Running the deep learning component on Cerebras CS-1 helped the researchers determine the binding pockets — tiny spaces that may form during the development of the two proteins, and that can also be targeted for small-molecule drug design.
Eventually, such workflows will allow drug discoveries with the potential to treat both the SARS-CoV-2 virus and other diseases, when the physical processes underlying particular biological functions are characterized, stated Ramanathan. Also, while the study does not concentrate on vaccines at present, the development of highly complicated models could result in vaccine design.

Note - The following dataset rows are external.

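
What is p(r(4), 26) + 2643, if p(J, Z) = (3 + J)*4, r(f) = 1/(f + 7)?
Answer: 29209/11 ≈ 2655.4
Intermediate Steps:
r(f) = 1/(7 + f)
p(J, Z) = 12 + 4*J
p(r(4), 26) + 2643 = (12 + 4/(7 + 4)) + 2643 = (12 + 4/11) + 2643 = 136/11 + 2643 = 29209/11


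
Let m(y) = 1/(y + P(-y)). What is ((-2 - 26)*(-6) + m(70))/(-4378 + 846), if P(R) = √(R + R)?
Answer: (-336*√35 + 11761*I)/(7064*(√35 - 35*I)) ≈ -0.047569 + 6.6468e-7*I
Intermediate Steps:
P(R) = √2*√R (P(R) = √(2*R) = √2*√R)
m(y) = 1/(y + √2*√(-y))
((-2 - 26)*(-6) + m(70))/(-4378 + 846) = ((-2 - 26)*(-6) + 1/(70 + √2*√(-1*70)))/(-4378 + 846) = (-28*(-6) + 1/(70 + √2*√(-70)))/(-3532) = (168 + 1/(70 + √2*(I*√70)))*(-1/3532) = (168 + 1/(70 + 2*I*√35))*(-1/3532) = -42/883 - 1/(3532*(70 + 2*I*√35))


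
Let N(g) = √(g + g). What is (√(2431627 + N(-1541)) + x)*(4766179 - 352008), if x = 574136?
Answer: 2534334481256 + 4414171*√(2431627 + I*√3082) ≈ 2.5412e+12 + 78576.0*I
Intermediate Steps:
N(g) = √2*√g (N(g) = √(2*g) = √2*√g)
(√(2431627 + N(-1541)) + x)*(4766179 - 352008) = (√(2431627 + √2*√(-1541)) + 574136)*(4766179 - 352008) = (√(2431627 + √2*(I*√1541)) + 574136)*4414171 = (√(2431627 + I*√3082) + 574136)*4414171 = (574136 + √(2431627 + I*√3082))*4414171 = 2534334481256 + 4414171*√(2431627 + I*√3082)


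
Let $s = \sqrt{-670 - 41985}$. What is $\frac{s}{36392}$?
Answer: $\frac{i \sqrt{42655}}{36392} \approx 0.0056752 i$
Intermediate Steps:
$s = i \sqrt{42655}$ ($s = \sqrt{-42655} = i \sqrt{42655} \approx 206.53 i$)
$\frac{s}{36392} = \frac{i \sqrt{42655}}{36392}$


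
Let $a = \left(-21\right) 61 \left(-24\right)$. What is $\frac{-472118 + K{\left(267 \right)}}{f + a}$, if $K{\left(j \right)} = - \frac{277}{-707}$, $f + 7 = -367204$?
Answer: $\frac{333787149}{237882169} \approx 1.4032$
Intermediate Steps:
$f = -367211$ ($f = -7 - 367204 = -367211$)
$K{\left(j \right)} = \frac{277}{707}$ ($K{\left(j \right)} = \left(-277\right) \left(- \frac{1}{707}\right) = \frac{277}{707}$)
$a = 30744$ ($a = \left(-1281\right) \left(-24\right) = 30744$)
$\frac{-472118 + K{\left(267 \right)}}{f + a} = \frac{-472118 + \frac{277}{707}}{-367211 + 30744} = - \frac{333787149}{707 \left(-336467\right)} = \left(- \frac{333787149}{707}\right) \left(- \frac{1}{336467}\right) = \frac{333787149}{237882169}$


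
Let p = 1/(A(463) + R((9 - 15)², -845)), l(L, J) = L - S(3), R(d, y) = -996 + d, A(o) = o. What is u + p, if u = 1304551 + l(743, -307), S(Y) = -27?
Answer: 648744536/497 ≈ 1.3053e+6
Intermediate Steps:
l(L, J) = 27 + L (l(L, J) = L - 1*(-27) = L + 27 = 27 + L)
u = 1305321 (u = 1304551 + (27 + 743) = 1304551 + 770 = 1305321)
p = -1/497 (p = 1/(463 + (-996 + (9 - 15)²)) = 1/(463 + (-996 + (-6)²)) = 1/(463 + (-996 + 36)) = 1/(463 - 960) = 1/(-497) = -1/497 ≈ -0.0020121)
u + p = 1305321 - 1/497 = 648744536/497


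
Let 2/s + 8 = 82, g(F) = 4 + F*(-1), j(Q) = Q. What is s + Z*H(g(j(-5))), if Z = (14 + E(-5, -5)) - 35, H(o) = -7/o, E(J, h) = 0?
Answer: 1816/111 ≈ 16.360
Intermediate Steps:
g(F) = 4 - F
Z = -21 (Z = (14 + 0) - 35 = 14 - 35 = -21)
s = 1/37 (s = 2/(-8 + 82) = 2/74 = 2*(1/74) = 1/37 ≈ 0.027027)
s + Z*H(g(j(-5))) = 1/37 - (-147)/(4 - 1*(-5)) = 1/37 - (-147)/(4 + 5) = 1/37 - (-147)/9 = 1/37 - 21*(-7/9) = 1/37 + 49/3 = 1816/111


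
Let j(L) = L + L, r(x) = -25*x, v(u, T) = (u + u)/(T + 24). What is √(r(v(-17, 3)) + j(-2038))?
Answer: I*√327606/9 ≈ 63.597*I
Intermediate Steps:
v(u, T) = 2*u/(24 + T) (v(u, T) = (2*u)/(24 + T) = 2*u/(24 + T))
j(L) = 2*L
√(r(v(-17, 3)) + j(-2038)) = √(-50*(-17)/(24 + 3) + 2*(-2038)) = √(-50*(-17)/27 - 4076) = √(-25*(-34/27) - 4076) = √(850/27 - 4076) = √(-109202/27) = I*√327606/9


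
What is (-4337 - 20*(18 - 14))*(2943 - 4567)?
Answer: 7173208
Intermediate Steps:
(-4337 - 20*(18 - 14))*(2943 - 4567) = (-4337 - 20*4)*(-1624) = (-4337 - 80)*(-1624) = -4417*(-1624) = 7173208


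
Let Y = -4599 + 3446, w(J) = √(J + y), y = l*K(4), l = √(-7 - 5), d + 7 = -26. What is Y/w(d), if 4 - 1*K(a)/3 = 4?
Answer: 1153*I*√33/33 ≈ 200.71*I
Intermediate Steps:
d = -33 (d = -7 - 26 = -33)
K(a) = 0 (K(a) = 12 - 3*4 = 12 - 12 = 0)
l = 2*I*√3 (l = √(-12) = 2*I*√3 ≈ 3.4641*I)
y = 0 (y = (2*I*√3)*0 = 0)
w(J) = √J (w(J) = √(J + 0) = √J)
Y = -1153
Y/w(d) = -1153*(-I*√33/33) = -(-1153)*I*√33/33 = 1153*I*√33/33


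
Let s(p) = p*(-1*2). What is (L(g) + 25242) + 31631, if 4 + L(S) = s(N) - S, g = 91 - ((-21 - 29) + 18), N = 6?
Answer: 56734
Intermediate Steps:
s(p) = -2*p (s(p) = p*(-2) = -2*p)
g = 123 (g = 91 - (-50 + 18) = 91 - 1*(-32) = 91 + 32 = 123)
L(S) = -16 - S (L(S) = -4 + (-2*6 - S) = -4 + (-12 - S) = -16 - S)
(L(g) + 25242) + 31631 = ((-16 - 1*123) + 25242) + 31631 = ((-16 - 123) + 25242) + 31631 = (-139 + 25242) + 31631 = 25103 + 31631 = 56734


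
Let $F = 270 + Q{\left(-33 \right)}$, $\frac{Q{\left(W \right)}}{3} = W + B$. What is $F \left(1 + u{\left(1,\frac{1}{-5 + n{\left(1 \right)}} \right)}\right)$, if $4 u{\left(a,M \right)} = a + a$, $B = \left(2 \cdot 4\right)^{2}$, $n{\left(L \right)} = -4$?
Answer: $\frac{1089}{2} \approx 544.5$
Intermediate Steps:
$B = 64$ ($B = 8^{2} = 64$)
$Q{\left(W \right)} = 192 + 3 W$ ($Q{\left(W \right)} = 3 \left(W + 64\right) = 3 \left(64 + W\right) = 192 + 3 W$)
$u{\left(a,M \right)} = \frac{a}{2}$ ($u{\left(a,M \right)} = \frac{a + a}{4} = \frac{2 a}{4} = \frac{a}{2}$)
$F = 363$ ($F = 270 + \left(192 + 3 \left(-33\right)\right) = 270 + \left(192 - 99\right) = 270 + 93 = 363$)
$F \left(1 + u{\left(1,\frac{1}{-5 + n{\left(1 \right)}} \right)}\right) = 363 \left(1 + \frac{1}{2} \cdot 1\right) = 363 \left(1 + \frac{1}{2}\right) = 363 \cdot \frac{3}{2} = \frac{1089}{2}$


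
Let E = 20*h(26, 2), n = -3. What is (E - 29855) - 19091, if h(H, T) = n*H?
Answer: -50506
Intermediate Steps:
h(H, T) = -3*H
E = -1560 (E = 20*(-3*26) = 20*(-78) = -1560)
(E - 29855) - 19091 = (-1560 - 29855) - 19091 = -31415 - 19091 = -50506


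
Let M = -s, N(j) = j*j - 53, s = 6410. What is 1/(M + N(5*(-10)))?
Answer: -1/3963 ≈ -0.00025233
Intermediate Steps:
N(j) = -53 + j**2 (N(j) = j**2 - 53 = -53 + j**2)
M = -6410 (M = -1*6410 = -6410)
1/(M + N(5*(-10))) = 1/(-6410 + (-53 + (5*(-10))**2)) = 1/(-6410 + (-53 + (-50)**2)) = 1/(-6410 + (-53 + 2500)) = 1/(-6410 + 2447) = 1/(-3963) = -1/3963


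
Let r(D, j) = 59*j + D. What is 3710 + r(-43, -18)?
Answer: 2605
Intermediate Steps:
r(D, j) = D + 59*j
3710 + r(-43, -18) = 3710 + (-43 + 59*(-18)) = 3710 + (-43 - 1062) = 3710 - 1105 = 2605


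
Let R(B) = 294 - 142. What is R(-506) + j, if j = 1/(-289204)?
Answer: 43959007/289204 ≈ 152.00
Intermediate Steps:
R(B) = 152
j = -1/289204 ≈ -3.4578e-6
R(-506) + j = 152 - 1/289204 = 43959007/289204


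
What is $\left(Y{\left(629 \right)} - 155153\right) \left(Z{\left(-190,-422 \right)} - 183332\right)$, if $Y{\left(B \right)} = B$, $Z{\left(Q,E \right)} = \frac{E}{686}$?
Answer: $\frac{9716946135588}{343} \approx 2.8329 \cdot 10^{10}$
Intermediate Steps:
$Z{\left(Q,E \right)} = \frac{E}{686}$ ($Z{\left(Q,E \right)} = E \frac{1}{686} = \frac{E}{686}$)
$\left(Y{\left(629 \right)} - 155153\right) \left(Z{\left(-190,-422 \right)} - 183332\right) = \left(629 - 155153\right) \left(\frac{1}{686} \left(-422\right) - 183332\right) = - 154524 \left(- \frac{211}{343} - 183332\right) = \left(-154524\right) \left(- \frac{62883087}{343}\right) = \frac{9716946135588}{343}$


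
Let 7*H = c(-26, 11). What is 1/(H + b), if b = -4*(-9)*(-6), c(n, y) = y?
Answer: -7/1501 ≈ -0.0046636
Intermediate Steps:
b = -216 (b = 36*(-6) = -216)
H = 11/7 (H = (⅐)*11 = 11/7 ≈ 1.5714)
1/(H + b) = 1/(11/7 - 216) = 1/(-1501/7) = -7/1501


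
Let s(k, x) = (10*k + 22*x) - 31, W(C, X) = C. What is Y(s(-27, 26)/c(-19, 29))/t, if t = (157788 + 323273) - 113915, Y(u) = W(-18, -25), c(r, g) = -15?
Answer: -1/20397 ≈ -4.9027e-5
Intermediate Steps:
s(k, x) = -31 + 10*k + 22*x
Y(u) = -18
t = 367146 (t = 481061 - 113915 = 367146)
Y(s(-27, 26)/c(-19, 29))/t = -18/367146 = -18*1/367146 = -1/20397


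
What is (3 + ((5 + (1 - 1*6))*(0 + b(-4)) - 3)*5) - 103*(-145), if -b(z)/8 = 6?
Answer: 14923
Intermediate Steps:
b(z) = -48 (b(z) = -8*6 = -48)
(3 + ((5 + (1 - 1*6))*(0 + b(-4)) - 3)*5) - 103*(-145) = (3 + ((5 + (1 - 1*6))*(0 - 48) - 3)*5) - 103*(-145) = (3 + ((5 + (1 - 6))*(-48) - 3)*5) + 14935 = (3 + ((5 - 5)*(-48) - 3)*5) + 14935 = (3 + (0*(-48) - 3)*5) + 14935 = (3 + (0 - 3)*5) + 14935 = (3 - 3*5) + 14935 = (3 - 15) + 14935 = -12 + 14935 = 14923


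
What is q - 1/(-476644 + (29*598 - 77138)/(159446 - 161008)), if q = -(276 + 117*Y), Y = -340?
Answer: 1336776093095/33839006 ≈ 39504.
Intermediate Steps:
q = 39504 (q = -(276 + 117*(-340)) = -(276 - 39780) = -1*(-39504) = 39504)
q - 1/(-476644 + (29*598 - 77138)/(159446 - 161008)) = 39504 - 1/(-476644 + (29*598 - 77138)/(159446 - 161008)) = 39504 - 1/(-476644 + (17342 - 77138)/(-1562)) = 39504 - 1/(-476644 - 59796*(-1/1562)) = 39504 - 1/(-476644 + 2718/71) = 39504 - 1/(-33839006/71) = 39504 - 1*(-71/33839006) = 39504 + 71/33839006 = 1336776093095/33839006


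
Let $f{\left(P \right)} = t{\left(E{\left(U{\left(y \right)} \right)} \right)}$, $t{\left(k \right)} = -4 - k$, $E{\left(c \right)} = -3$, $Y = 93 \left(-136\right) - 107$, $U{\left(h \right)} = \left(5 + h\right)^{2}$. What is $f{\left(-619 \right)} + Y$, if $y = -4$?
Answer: $-12756$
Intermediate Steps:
$Y = -12755$ ($Y = -12648 - 107 = -12755$)
$f{\left(P \right)} = -1$ ($f{\left(P \right)} = -4 - -3 = -4 + 3 = -1$)
$f{\left(-619 \right)} + Y = -1 - 12755 = -12756$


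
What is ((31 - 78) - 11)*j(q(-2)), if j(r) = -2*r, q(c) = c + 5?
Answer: 348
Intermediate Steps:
q(c) = 5 + c
((31 - 78) - 11)*j(q(-2)) = ((31 - 78) - 11)*(-2*(5 - 2)) = (-47 - 11)*(-2*3) = -58*(-6) = 348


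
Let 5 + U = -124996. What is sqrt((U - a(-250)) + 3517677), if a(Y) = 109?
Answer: sqrt(3392567) ≈ 1841.9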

This iterative workflow of supporting streaming AI and MD techniques on emerging hardware platforms will pave the way for advancing our knowledge of how proteins function. In the context of the SARS-CoV-2 virus, a fundamental understanding of molecular processes, such as the nsp16-nsp10 interaction, is important if we want to design drugs that can stop the virus in its path.
Arvind Ramanathan, Member of the Research and Computational Biologist, Argonne National Laboratory
This study was a collaborative work between Argonne and Cerebras Systems Inc. and was financially supported by the Exascale Computing Project, a collaborative measure of the U.S. DOE Office of Science and the National Nuclear Security Administration; and by the DOE Office of Science through the National Virtual Biotechnology Laboratory, a consortium of DOE national laboratories with a focus on response to COVID-19, with funding provided by the Coronavirus Aid, Relief and Economic Security (CARES) Act.
ThetaGPU was made possible with assistance from the CARES Act.
Journal Reference:
Brace, A., et al. (2021) Stream-AI-MD: streaming AI-driven adaptive molecular simulations for heterogeneous computing platforms. Proceedings of the Platform for Advanced Scientific Computing Conference. doi.org/10.1145/3468267.3470578.